The accounting departments of companies that manufacture products distinguish between direct and indirect labor costs on their balance sheet. Direct labor costs are tied directly to production while indirect labor costs involve those that serve a more ancillary or support function.
By definition, direct labor costs are expenditures that directly involve the conversion of raw materials into a finished product. Contrarily, indirect labor costs are all other labor costs outside of the production process.
Types of Direct Labor Costs
Direct labor costs can include wages of factory workers, engineers, quality control, machine operators, raw materials delivery people and other production-related employees. Direct labor costs are usually considered a variable expense.

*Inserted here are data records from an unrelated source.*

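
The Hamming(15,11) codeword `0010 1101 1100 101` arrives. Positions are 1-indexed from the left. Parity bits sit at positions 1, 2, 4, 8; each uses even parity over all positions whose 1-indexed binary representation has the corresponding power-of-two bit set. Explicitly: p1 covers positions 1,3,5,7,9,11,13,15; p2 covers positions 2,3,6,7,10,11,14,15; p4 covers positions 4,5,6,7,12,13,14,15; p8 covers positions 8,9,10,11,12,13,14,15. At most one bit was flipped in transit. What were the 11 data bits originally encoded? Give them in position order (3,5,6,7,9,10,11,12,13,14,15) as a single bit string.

s1: b1⊕b3⊕b5⊕b7⊕b9⊕b11⊕b13⊕b15 = 0⊕1⊕1⊕0⊕1⊕0⊕1⊕1 = 1
s2: b2⊕b3⊕b6⊕b7⊕b10⊕b11⊕b14⊕b15 = 0⊕1⊕1⊕0⊕1⊕0⊕0⊕1 = 0
s4: b4⊕b5⊕b6⊕b7⊕b12⊕b13⊕b14⊕b15 = 0⊕1⊕1⊕0⊕0⊕1⊕0⊕1 = 0
s8: b8⊕b9⊕b10⊕b11⊕b12⊕b13⊕b14⊕b15 = 1⊕1⊕1⊕0⊕0⊕1⊕0⊕1 = 1
Syndrome (s8...s1) = 1001 → position 9.
Flip bit 9: corrected codeword = 001011010100101
Data bits at positions 3,5,6,7,9,10,11,12,13,14,15: 11100100101

11100100101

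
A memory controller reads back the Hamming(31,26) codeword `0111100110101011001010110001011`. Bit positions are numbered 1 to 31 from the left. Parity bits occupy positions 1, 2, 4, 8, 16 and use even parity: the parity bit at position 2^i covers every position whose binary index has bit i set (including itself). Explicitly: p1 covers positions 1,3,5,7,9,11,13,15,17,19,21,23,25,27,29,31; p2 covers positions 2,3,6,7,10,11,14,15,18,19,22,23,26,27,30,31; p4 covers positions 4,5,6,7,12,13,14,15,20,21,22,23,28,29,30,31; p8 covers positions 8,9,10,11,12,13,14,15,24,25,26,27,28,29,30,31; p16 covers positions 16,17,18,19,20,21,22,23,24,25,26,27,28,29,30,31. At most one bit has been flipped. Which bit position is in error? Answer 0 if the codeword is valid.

s1: b1⊕b3⊕b5⊕b7⊕b9⊕b11⊕b13⊕b15⊕b17⊕b19⊕b21⊕b23⊕b25⊕b27⊕b29⊕b31 = 0⊕1⊕1⊕0⊕1⊕1⊕1⊕1⊕0⊕1⊕1⊕1⊕0⊕0⊕0⊕1 = 0
s2: b2⊕b3⊕b6⊕b7⊕b10⊕b11⊕b14⊕b15⊕b18⊕b19⊕b22⊕b23⊕b26⊕b27⊕b30⊕b31 = 1⊕1⊕0⊕0⊕0⊕1⊕0⊕1⊕0⊕1⊕0⊕1⊕0⊕0⊕1⊕1 = 0
s4: b4⊕b5⊕b6⊕b7⊕b12⊕b13⊕b14⊕b15⊕b20⊕b21⊕b22⊕b23⊕b28⊕b29⊕b30⊕b31 = 1⊕1⊕0⊕0⊕0⊕1⊕0⊕1⊕0⊕1⊕0⊕1⊕1⊕0⊕1⊕1 = 1
s8: b8⊕b9⊕b10⊕b11⊕b12⊕b13⊕b14⊕b15⊕b24⊕b25⊕b26⊕b27⊕b28⊕b29⊕b30⊕b31 = 1⊕1⊕0⊕1⊕0⊕1⊕0⊕1⊕1⊕0⊕0⊕0⊕1⊕0⊕1⊕1 = 1
s16: b16⊕b17⊕b18⊕b19⊕b20⊕b21⊕b22⊕b23⊕b24⊕b25⊕b26⊕b27⊕b28⊕b29⊕b30⊕b31 = 1⊕0⊕0⊕1⊕0⊕1⊕0⊕1⊕1⊕0⊕0⊕0⊕1⊕0⊕1⊕1 = 0
Syndrome (s16...s1) = 01100 → position 12.

12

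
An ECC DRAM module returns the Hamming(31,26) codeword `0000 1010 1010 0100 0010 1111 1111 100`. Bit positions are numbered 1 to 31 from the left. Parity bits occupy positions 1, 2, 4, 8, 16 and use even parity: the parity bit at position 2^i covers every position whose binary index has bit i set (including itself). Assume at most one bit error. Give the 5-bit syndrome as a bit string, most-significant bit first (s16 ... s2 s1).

01000

s1: b1⊕b3⊕b5⊕b7⊕b9⊕b11⊕b13⊕b15⊕b17⊕b19⊕b21⊕b23⊕b25⊕b27⊕b29⊕b31 = 0⊕0⊕1⊕1⊕1⊕1⊕0⊕0⊕0⊕1⊕1⊕1⊕1⊕1⊕1⊕0 = 0
s2: b2⊕b3⊕b6⊕b7⊕b10⊕b11⊕b14⊕b15⊕b18⊕b19⊕b22⊕b23⊕b26⊕b27⊕b30⊕b31 = 0⊕0⊕0⊕1⊕0⊕1⊕1⊕0⊕0⊕1⊕1⊕1⊕1⊕1⊕0⊕0 = 0
s4: b4⊕b5⊕b6⊕b7⊕b12⊕b13⊕b14⊕b15⊕b20⊕b21⊕b22⊕b23⊕b28⊕b29⊕b30⊕b31 = 0⊕1⊕0⊕1⊕0⊕0⊕1⊕0⊕0⊕1⊕1⊕1⊕1⊕1⊕0⊕0 = 0
s8: b8⊕b9⊕b10⊕b11⊕b12⊕b13⊕b14⊕b15⊕b24⊕b25⊕b26⊕b27⊕b28⊕b29⊕b30⊕b31 = 0⊕1⊕0⊕1⊕0⊕0⊕1⊕0⊕1⊕1⊕1⊕1⊕1⊕1⊕0⊕0 = 1
s16: b16⊕b17⊕b18⊕b19⊕b20⊕b21⊕b22⊕b23⊕b24⊕b25⊕b26⊕b27⊕b28⊕b29⊕b30⊕b31 = 0⊕0⊕0⊕1⊕0⊕1⊕1⊕1⊕1⊕1⊕1⊕1⊕1⊕1⊕0⊕0 = 0
Syndrome (s16...s1) = 01000 → position 8.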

Types of Indirect Labor Costs
Janitors, maintenance workers, supply room supervisors, sales people, secretaries and marketing people are considered indirect labor employees. They support the manufacturing process but do not directly affect production.
Companies differentiate between direct and indirect labor costs so that they can measure the efficiency or productivity of their workers, which entails studying how long, on average, it takes a worker to produce one unit, according to the article "Allocation of Direct Labor" at Internalaccounting.com. Measures can then be taken to improve productivity if it falls below target levels.
Direct labor costs are also used to figure the cost of goods sold, which is one of the key expenses for a manufacturer. Indirect expenses are generally reported by separate departments. Separating the two types of labor costs can help determine where, if any, misuse or misallocation of resources occurred.